The oil and gas supply chain is a major employer in the UK and markets around the world. These companies perform innovation, engineering, design, manufacture, and servicing of equipment, and in many cases do this from lower-income regions while supplying a global market.

This supply chain represents the skills, technology, manufacturing, and design expertise to deliver technologies that are key to decarbonization including CCUS, hydrogen, emissions management, and low-carbon power.

However, those capabilities are at risk unless governments and industry, and in particular the international oil companies who must lead the transition, commit to accelerated time frames for construction and operation.

This will provide certainty to the domestic supply chain, enable investment in product portfolios, and build manufacturing potential.

We must act now to ensure we hit our carbon-reduction target and to motivate our innovative companies employing high-skill resources to capture the crucial export potential of the future supply chain.

Baker Hughes has made significant progress against that goal.
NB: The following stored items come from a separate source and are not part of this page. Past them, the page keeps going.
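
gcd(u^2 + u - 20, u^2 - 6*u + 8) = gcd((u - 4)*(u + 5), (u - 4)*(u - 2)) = u - 4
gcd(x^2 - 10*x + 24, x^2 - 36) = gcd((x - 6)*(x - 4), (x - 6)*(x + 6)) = x - 6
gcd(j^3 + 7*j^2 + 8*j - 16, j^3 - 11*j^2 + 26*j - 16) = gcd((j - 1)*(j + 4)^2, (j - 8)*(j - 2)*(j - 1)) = j - 1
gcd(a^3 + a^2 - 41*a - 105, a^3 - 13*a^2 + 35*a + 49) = a - 7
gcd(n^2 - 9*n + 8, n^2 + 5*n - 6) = n - 1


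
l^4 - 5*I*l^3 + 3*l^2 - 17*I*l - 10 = (l - 5*I)*(l - I)^2*(l + 2*I)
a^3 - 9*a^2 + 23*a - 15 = (a - 5)*(a - 3)*(a - 1)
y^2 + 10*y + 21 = (y + 3)*(y + 7)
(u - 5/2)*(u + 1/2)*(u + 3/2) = u^3 - u^2/2 - 17*u/4 - 15/8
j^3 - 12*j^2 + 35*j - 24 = (j - 8)*(j - 3)*(j - 1)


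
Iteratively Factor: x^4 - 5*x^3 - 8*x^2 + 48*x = (x)*(x^3 - 5*x^2 - 8*x + 48) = x*(x - 4)*(x^2 - x - 12) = x*(x - 4)^2*(x + 3)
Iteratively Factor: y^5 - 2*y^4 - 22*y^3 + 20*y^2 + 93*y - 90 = (y - 5)*(y^4 + 3*y^3 - 7*y^2 - 15*y + 18) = (y - 5)*(y + 3)*(y^3 - 7*y + 6) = (y - 5)*(y - 1)*(y + 3)*(y^2 + y - 6) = (y - 5)*(y - 2)*(y - 1)*(y + 3)*(y + 3)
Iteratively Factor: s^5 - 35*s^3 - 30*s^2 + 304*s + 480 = (s + 3)*(s^4 - 3*s^3 - 26*s^2 + 48*s + 160) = (s - 4)*(s + 3)*(s^3 + s^2 - 22*s - 40) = (s - 5)*(s - 4)*(s + 3)*(s^2 + 6*s + 8) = (s - 5)*(s - 4)*(s + 2)*(s + 3)*(s + 4)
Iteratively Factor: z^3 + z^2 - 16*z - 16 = (z + 1)*(z^2 - 16) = (z - 4)*(z + 1)*(z + 4)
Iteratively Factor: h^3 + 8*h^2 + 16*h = (h + 4)*(h^2 + 4*h) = (h + 4)^2*(h)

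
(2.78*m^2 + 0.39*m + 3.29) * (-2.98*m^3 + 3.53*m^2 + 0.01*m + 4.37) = -8.2844*m^5 + 8.6512*m^4 - 8.3997*m^3 + 23.7662*m^2 + 1.7372*m + 14.3773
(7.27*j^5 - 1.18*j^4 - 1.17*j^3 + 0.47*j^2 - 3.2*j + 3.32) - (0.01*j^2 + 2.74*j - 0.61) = 7.27*j^5 - 1.18*j^4 - 1.17*j^3 + 0.46*j^2 - 5.94*j + 3.93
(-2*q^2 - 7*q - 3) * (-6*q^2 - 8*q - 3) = 12*q^4 + 58*q^3 + 80*q^2 + 45*q + 9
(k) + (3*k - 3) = 4*k - 3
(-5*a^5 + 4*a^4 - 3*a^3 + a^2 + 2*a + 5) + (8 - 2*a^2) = -5*a^5 + 4*a^4 - 3*a^3 - a^2 + 2*a + 13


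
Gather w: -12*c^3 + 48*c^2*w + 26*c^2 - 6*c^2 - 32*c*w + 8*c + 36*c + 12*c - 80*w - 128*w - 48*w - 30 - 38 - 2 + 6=-12*c^3 + 20*c^2 + 56*c + w*(48*c^2 - 32*c - 256) - 64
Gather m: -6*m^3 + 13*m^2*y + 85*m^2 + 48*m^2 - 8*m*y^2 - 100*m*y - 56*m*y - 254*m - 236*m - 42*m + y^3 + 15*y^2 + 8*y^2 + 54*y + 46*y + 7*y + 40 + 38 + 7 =-6*m^3 + m^2*(13*y + 133) + m*(-8*y^2 - 156*y - 532) + y^3 + 23*y^2 + 107*y + 85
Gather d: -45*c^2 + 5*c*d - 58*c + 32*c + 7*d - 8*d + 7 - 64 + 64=-45*c^2 - 26*c + d*(5*c - 1) + 7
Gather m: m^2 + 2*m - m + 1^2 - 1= m^2 + m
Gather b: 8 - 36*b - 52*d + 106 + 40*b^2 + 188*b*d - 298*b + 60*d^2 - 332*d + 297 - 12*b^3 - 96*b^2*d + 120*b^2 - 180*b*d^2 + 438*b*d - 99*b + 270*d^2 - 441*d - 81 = -12*b^3 + b^2*(160 - 96*d) + b*(-180*d^2 + 626*d - 433) + 330*d^2 - 825*d + 330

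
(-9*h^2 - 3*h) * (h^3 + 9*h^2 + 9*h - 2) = -9*h^5 - 84*h^4 - 108*h^3 - 9*h^2 + 6*h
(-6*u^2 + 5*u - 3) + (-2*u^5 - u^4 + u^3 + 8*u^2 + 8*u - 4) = -2*u^5 - u^4 + u^3 + 2*u^2 + 13*u - 7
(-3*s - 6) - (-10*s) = 7*s - 6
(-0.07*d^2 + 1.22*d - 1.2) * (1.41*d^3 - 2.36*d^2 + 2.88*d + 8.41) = -0.0987*d^5 + 1.8854*d^4 - 4.7728*d^3 + 5.7569*d^2 + 6.8042*d - 10.092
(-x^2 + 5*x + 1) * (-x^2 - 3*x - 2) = x^4 - 2*x^3 - 14*x^2 - 13*x - 2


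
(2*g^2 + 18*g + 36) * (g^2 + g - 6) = 2*g^4 + 20*g^3 + 42*g^2 - 72*g - 216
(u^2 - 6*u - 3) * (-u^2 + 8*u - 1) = -u^4 + 14*u^3 - 46*u^2 - 18*u + 3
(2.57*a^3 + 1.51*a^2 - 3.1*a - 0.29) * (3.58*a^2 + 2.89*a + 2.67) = 9.2006*a^5 + 12.8331*a^4 + 0.127799999999999*a^3 - 5.9655*a^2 - 9.1151*a - 0.7743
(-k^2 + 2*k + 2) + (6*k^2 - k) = 5*k^2 + k + 2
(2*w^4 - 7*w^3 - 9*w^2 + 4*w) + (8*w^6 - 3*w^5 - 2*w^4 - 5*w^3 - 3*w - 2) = 8*w^6 - 3*w^5 - 12*w^3 - 9*w^2 + w - 2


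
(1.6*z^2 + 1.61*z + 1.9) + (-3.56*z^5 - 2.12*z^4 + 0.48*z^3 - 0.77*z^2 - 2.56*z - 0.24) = -3.56*z^5 - 2.12*z^4 + 0.48*z^3 + 0.83*z^2 - 0.95*z + 1.66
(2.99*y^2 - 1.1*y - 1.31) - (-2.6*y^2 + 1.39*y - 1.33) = 5.59*y^2 - 2.49*y + 0.02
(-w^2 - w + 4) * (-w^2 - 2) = w^4 + w^3 - 2*w^2 + 2*w - 8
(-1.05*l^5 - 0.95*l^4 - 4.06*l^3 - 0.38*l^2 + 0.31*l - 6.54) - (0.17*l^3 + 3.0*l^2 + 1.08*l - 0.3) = -1.05*l^5 - 0.95*l^4 - 4.23*l^3 - 3.38*l^2 - 0.77*l - 6.24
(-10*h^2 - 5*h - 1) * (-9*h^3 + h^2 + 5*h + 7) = 90*h^5 + 35*h^4 - 46*h^3 - 96*h^2 - 40*h - 7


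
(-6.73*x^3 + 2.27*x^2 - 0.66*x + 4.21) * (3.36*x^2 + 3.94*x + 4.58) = -22.6128*x^5 - 18.889*x^4 - 24.0972*x^3 + 21.9418*x^2 + 13.5646*x + 19.2818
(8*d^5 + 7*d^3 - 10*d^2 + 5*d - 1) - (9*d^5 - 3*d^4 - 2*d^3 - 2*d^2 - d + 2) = -d^5 + 3*d^4 + 9*d^3 - 8*d^2 + 6*d - 3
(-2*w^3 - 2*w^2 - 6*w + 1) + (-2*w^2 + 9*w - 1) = -2*w^3 - 4*w^2 + 3*w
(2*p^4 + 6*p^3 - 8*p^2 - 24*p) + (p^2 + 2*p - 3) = 2*p^4 + 6*p^3 - 7*p^2 - 22*p - 3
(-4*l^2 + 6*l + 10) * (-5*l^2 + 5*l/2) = 20*l^4 - 40*l^3 - 35*l^2 + 25*l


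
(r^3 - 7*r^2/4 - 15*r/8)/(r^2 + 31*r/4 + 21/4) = r*(2*r - 5)/(2*(r + 7))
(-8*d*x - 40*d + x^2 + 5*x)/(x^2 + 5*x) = (-8*d + x)/x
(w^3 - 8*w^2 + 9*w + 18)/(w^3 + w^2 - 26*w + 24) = (w^3 - 8*w^2 + 9*w + 18)/(w^3 + w^2 - 26*w + 24)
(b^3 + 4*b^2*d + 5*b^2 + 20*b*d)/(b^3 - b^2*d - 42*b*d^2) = (b^2 + 4*b*d + 5*b + 20*d)/(b^2 - b*d - 42*d^2)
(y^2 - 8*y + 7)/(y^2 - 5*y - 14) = (y - 1)/(y + 2)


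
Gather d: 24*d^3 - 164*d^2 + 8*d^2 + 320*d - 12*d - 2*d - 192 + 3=24*d^3 - 156*d^2 + 306*d - 189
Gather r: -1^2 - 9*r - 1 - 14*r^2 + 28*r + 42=-14*r^2 + 19*r + 40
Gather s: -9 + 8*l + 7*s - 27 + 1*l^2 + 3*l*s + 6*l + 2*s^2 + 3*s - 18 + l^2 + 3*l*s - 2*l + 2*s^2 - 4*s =2*l^2 + 12*l + 4*s^2 + s*(6*l + 6) - 54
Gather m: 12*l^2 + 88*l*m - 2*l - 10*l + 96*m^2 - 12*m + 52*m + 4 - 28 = 12*l^2 - 12*l + 96*m^2 + m*(88*l + 40) - 24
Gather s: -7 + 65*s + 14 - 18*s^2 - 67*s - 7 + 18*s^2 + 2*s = 0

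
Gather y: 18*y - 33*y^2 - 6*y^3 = -6*y^3 - 33*y^2 + 18*y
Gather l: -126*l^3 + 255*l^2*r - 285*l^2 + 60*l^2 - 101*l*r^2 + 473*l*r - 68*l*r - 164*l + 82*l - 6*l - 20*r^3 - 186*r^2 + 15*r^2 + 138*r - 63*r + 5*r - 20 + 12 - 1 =-126*l^3 + l^2*(255*r - 225) + l*(-101*r^2 + 405*r - 88) - 20*r^3 - 171*r^2 + 80*r - 9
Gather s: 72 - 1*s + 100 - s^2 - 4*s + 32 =-s^2 - 5*s + 204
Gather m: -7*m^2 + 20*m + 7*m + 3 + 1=-7*m^2 + 27*m + 4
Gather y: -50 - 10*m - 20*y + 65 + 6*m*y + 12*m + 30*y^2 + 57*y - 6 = 2*m + 30*y^2 + y*(6*m + 37) + 9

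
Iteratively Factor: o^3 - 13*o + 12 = (o - 1)*(o^2 + o - 12) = (o - 1)*(o + 4)*(o - 3)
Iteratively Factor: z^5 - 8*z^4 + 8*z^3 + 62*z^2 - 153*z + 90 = (z + 3)*(z^4 - 11*z^3 + 41*z^2 - 61*z + 30) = (z - 5)*(z + 3)*(z^3 - 6*z^2 + 11*z - 6) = (z - 5)*(z - 1)*(z + 3)*(z^2 - 5*z + 6) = (z - 5)*(z - 3)*(z - 1)*(z + 3)*(z - 2)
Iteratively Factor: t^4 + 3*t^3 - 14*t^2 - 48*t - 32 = (t - 4)*(t^3 + 7*t^2 + 14*t + 8) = (t - 4)*(t + 4)*(t^2 + 3*t + 2) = (t - 4)*(t + 2)*(t + 4)*(t + 1)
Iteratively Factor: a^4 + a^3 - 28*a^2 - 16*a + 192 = (a + 4)*(a^3 - 3*a^2 - 16*a + 48) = (a - 3)*(a + 4)*(a^2 - 16) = (a - 4)*(a - 3)*(a + 4)*(a + 4)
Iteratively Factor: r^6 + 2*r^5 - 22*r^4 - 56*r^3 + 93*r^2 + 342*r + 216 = (r + 1)*(r^5 + r^4 - 23*r^3 - 33*r^2 + 126*r + 216) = (r + 1)*(r + 2)*(r^4 - r^3 - 21*r^2 + 9*r + 108) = (r + 1)*(r + 2)*(r + 3)*(r^3 - 4*r^2 - 9*r + 36) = (r + 1)*(r + 2)*(r + 3)^2*(r^2 - 7*r + 12) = (r - 3)*(r + 1)*(r + 2)*(r + 3)^2*(r - 4)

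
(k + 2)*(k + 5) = k^2 + 7*k + 10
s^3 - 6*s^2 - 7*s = s*(s - 7)*(s + 1)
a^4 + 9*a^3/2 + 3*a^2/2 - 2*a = a*(a - 1/2)*(a + 1)*(a + 4)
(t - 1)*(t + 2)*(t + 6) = t^3 + 7*t^2 + 4*t - 12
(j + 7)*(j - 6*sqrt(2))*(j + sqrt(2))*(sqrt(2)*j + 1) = sqrt(2)*j^4 - 9*j^3 + 7*sqrt(2)*j^3 - 63*j^2 - 17*sqrt(2)*j^2 - 119*sqrt(2)*j - 12*j - 84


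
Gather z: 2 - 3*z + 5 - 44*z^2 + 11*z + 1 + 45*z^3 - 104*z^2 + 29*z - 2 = 45*z^3 - 148*z^2 + 37*z + 6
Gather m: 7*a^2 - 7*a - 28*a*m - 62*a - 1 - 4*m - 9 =7*a^2 - 69*a + m*(-28*a - 4) - 10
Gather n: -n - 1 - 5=-n - 6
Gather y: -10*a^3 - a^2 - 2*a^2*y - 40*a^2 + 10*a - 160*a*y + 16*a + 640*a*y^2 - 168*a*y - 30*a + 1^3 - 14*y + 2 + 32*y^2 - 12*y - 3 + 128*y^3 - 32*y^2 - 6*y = -10*a^3 - 41*a^2 + 640*a*y^2 - 4*a + 128*y^3 + y*(-2*a^2 - 328*a - 32)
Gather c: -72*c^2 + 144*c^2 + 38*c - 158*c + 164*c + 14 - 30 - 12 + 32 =72*c^2 + 44*c + 4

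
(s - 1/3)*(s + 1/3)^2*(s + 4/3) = s^4 + 5*s^3/3 + s^2/3 - 5*s/27 - 4/81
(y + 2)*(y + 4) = y^2 + 6*y + 8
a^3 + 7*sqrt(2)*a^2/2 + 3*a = a*(a + sqrt(2)/2)*(a + 3*sqrt(2))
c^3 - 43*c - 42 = (c - 7)*(c + 1)*(c + 6)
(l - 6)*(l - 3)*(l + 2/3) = l^3 - 25*l^2/3 + 12*l + 12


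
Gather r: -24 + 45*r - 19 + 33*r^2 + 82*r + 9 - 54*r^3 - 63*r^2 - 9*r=-54*r^3 - 30*r^2 + 118*r - 34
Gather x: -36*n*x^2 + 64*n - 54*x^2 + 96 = 64*n + x^2*(-36*n - 54) + 96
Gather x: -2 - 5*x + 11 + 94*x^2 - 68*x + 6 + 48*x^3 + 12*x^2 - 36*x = 48*x^3 + 106*x^2 - 109*x + 15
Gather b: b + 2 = b + 2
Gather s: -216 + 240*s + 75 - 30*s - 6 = 210*s - 147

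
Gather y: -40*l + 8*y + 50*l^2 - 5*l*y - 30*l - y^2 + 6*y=50*l^2 - 70*l - y^2 + y*(14 - 5*l)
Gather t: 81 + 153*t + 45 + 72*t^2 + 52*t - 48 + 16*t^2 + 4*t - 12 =88*t^2 + 209*t + 66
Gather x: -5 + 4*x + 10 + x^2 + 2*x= x^2 + 6*x + 5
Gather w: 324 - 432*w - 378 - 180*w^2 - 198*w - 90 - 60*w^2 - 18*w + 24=-240*w^2 - 648*w - 120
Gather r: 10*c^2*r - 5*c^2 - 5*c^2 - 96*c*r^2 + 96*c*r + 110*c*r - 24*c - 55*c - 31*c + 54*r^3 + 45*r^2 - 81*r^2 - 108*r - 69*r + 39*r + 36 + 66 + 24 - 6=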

But our ambition, appetite, and expertise—like many in the sector—mean we can, under the right market conditions, do much more.

Commit to the energy transition. Provide certainty for the supply chain. Reap the economic and decarbonization rewards.


James Richardson is the commercial director for UK industrial decarbonization with energy technology company Baker Hughes. He brings more than 25 years of experience in oil and gas upstream operations across field, technical, commercial, and business management roles within Baker Hughes.

The market for energy system decarbonization has matured significantly since 2021. In his current role, Richardson leads the company’s approach to the UK industrial decarbonization market across its portfolio to decarbonize oil and gas operations and to enable new energy infrastructure across the hydrogen, floating offshore wind, and carbon capture value chains.

His prior experience in outcome-based and alternative commercial models supports the development of partnerships and collaborative relationships, which will be essential for the rapid development of lower-carbon fossil-fuel production as well as to decarbonize industrial communities across the UK.

Richardson holds a geology degree from the University of St Andrews.